Esos conquistadores hicieron –dirían ellos si pudieran– lo que tenían que hacer. No conocían conceptos modernos como derechos humanos, genocidio, derechos de la mujer y de las minorías. Hoy opinamos que, en nuestros parámetros, no estuvo bien lo que hicieron, pero era lo que tenían que hacer según su cultura. Imagine el diálogo entre un pretoriano, un guerrero vikingo, un soldado de Hernán Cortés o de Francisco Pizarro –conquistador de los incas en un territorio que se llamaba Tahuantinsuyo y no precisamente Perú–, con un actual defensor de los derechos humanos o compareciendo en la Corte de La Haya. Y al pobre de Cristóbal Colón que por andar buscando especies se encontró un continente entero al que ni siquiera pudo poner su nombre.

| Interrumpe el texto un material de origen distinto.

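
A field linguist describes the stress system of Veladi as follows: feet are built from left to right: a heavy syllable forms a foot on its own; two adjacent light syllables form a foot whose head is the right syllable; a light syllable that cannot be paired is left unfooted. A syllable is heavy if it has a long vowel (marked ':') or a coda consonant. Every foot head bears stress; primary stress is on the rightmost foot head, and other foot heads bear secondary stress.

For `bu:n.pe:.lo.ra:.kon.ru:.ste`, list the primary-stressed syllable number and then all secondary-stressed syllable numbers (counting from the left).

Weights: 1 bu:n H, 2 pe: H, 3 lo L, 4 ra: H, 5 kon H, 6 ru: H, 7 ste L.
Parse left to right (heavy = foot alone; LL = one foot; stranded L unfooted): (ˈbu:n) (ˈpe:) lo (ˈra:) (ˈkon) (ˈru:) ste.
Foot heads: 1, 2, 4, 5, 6.
Primary stress on the rightmost head = syllable 6.
Secondary stress on 1, 2, 4, 5: ˌbu:n.ˌpe:.lo.ˌra:.ˌkon.ˈru:.ste.

primary 6, secondary 1, 2, 4, 5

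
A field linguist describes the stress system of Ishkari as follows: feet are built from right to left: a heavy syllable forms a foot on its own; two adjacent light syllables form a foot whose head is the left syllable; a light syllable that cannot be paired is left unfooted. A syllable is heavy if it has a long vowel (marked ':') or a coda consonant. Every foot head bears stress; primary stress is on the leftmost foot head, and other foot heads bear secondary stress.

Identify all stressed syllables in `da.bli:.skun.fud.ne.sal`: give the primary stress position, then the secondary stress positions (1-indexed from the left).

primary 2, secondary 3, 4, 6

Weights: 1 da L, 2 bli: H, 3 skun H, 4 fud H, 5 ne L, 6 sal H.
Parse right to left (heavy = foot alone; LL = one foot; stranded L unfooted): da (ˈbli:) (ˈskun) (ˈfud) ne (ˈsal).
Foot heads: 2, 3, 4, 6.
Primary stress on the leftmost head = syllable 2.
Secondary stress on 3, 4, 6: da.ˈbli:.ˌskun.ˌfud.ne.ˌsal.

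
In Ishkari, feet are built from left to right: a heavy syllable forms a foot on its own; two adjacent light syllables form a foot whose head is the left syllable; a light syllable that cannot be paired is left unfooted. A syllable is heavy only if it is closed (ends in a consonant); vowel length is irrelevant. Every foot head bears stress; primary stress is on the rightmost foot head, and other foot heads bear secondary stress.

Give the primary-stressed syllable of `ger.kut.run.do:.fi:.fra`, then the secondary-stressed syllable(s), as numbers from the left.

Weights: 1 ger H, 2 kut H, 3 run H, 4 do: L, 5 fi: L, 6 fra L.
Parse left to right (heavy = foot alone; LL = one foot; stranded L unfooted): (ˈger) (ˈkut) (ˈrun) (ˈdo:.fi:) fra.
Foot heads: 1, 2, 3, 4.
Primary stress on the rightmost head = syllable 4.
Secondary stress on 1, 2, 3: ˌger.ˌkut.ˌrun.ˈdo:.fi:.fra.

primary 4, secondary 1, 2, 3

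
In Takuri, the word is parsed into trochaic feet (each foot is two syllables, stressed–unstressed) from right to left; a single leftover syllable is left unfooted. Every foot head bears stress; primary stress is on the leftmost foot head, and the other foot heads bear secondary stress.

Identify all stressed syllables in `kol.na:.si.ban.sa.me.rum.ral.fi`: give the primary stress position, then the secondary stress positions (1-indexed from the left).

Parse right to left into trochaic (ˈσσ) feet: kol (ˈna:.si) (ˈban.sa) (ˈme.rum) (ˈral.fi). Syllable 1 is left unfooted.
Foot heads (stressed positions): 2, 4, 6, 8.
End Rule Leftmost: primary stress on the leftmost head = syllable 2.
Secondary stress on 4, 6, 8: kol.ˈna:.si.ˌban.sa.ˌme.rum.ˌral.fi.

primary 2, secondary 4, 6, 8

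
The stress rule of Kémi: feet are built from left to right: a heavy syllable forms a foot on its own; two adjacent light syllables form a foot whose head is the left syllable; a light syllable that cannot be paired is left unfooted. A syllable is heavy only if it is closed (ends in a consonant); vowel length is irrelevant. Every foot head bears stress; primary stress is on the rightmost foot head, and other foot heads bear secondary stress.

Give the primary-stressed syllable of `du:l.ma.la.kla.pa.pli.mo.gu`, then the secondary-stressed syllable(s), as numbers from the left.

primary 6, secondary 1, 2, 4

Weights: 1 du:l H, 2 ma L, 3 la L, 4 kla L, 5 pa L, 6 pli L, 7 mo L, 8 gu L.
Parse left to right (heavy = foot alone; LL = one foot; stranded L unfooted): (ˈdu:l) (ˈma.la) (ˈkla.pa) (ˈpli.mo) gu.
Foot heads: 1, 2, 4, 6.
Primary stress on the rightmost head = syllable 6.
Secondary stress on 1, 2, 4: ˌdu:l.ˌma.la.ˌkla.pa.ˈpli.mo.gu.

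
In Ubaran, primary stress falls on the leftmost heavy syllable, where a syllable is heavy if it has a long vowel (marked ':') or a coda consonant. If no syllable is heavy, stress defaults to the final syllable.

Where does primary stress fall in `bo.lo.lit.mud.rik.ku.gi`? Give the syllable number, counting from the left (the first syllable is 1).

3

Weights: 1 bo L, 2 lo L, 3 lit H, 4 mud H, 5 rik H, 6 ku L, 7 gi L.
Heavy syllables in the domain: 3, 4, 5. The leftmost is syllable 3 (lit).
Primary stress: syllable 3 → bo.lo.ˈlit.mud.rik.ku.gi.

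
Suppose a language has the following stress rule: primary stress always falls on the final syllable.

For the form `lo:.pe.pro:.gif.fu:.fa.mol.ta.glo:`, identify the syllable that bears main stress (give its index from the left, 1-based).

The word has 9 syllables; the final syllable is syllable 9 (glo:).
Primary stress: syllable 9 → lo:.pe.pro:.gif.fu:.fa.mol.ta.ˈglo:.

9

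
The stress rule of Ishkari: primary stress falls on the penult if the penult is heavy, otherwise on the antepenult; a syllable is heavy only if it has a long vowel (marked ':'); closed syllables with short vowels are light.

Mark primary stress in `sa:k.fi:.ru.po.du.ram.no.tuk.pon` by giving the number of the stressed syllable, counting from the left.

Weights: 7 no L, 8 tuk L, 9 pon L.
The penult (syllable 8, tuk) is light, so stress falls on the antepenult (syllable 7, no).
Primary stress: syllable 7 → sa:k.fi:.ru.po.du.ram.ˈno.tuk.pon.

7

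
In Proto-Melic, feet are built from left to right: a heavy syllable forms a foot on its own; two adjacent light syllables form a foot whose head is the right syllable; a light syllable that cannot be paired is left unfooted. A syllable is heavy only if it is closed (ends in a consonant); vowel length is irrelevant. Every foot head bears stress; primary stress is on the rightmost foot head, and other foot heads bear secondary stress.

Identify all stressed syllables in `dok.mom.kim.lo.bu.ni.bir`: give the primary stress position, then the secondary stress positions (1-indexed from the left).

primary 7, secondary 1, 2, 3, 5

Weights: 1 dok H, 2 mom H, 3 kim H, 4 lo L, 5 bu L, 6 ni L, 7 bir H.
Parse left to right (heavy = foot alone; LL = one foot; stranded L unfooted): (ˈdok) (ˈmom) (ˈkim) (lo.ˈbu) ni (ˈbir).
Foot heads: 1, 2, 3, 5, 7.
Primary stress on the rightmost head = syllable 7.
Secondary stress on 1, 2, 3, 5: ˌdok.ˌmom.ˌkim.lo.ˌbu.ni.ˈbir.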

Y las “conquistas” no han terminado. El problema no es de ayer. Es de hoy. Y lo será de mañana.
Ahora la imposición, el dominio, el yugo de la conquista se hacen a través del desconocimiento de los derechos de las minorías, bajo la sombra del ganamos la mayoría de los electores; los perdedores deben sujetarse sin reserva alguna, su crítica incluida, a la mayoría. De no hacerlo, como antes, son calificados de insumisos o de paganos, merecedores de todo castigo.
Miles de años de cultura y civilización de poco han servido a los hombres, herederos de ellas, todos deseosos de poder: los nuevos conquistadores.
El escribidor no tiene que pedirle perdón a nadie, aunque tenga apellidos hoy reconocidos como españoles, y mucho menos a los muertos de ninguno de los dos bandos.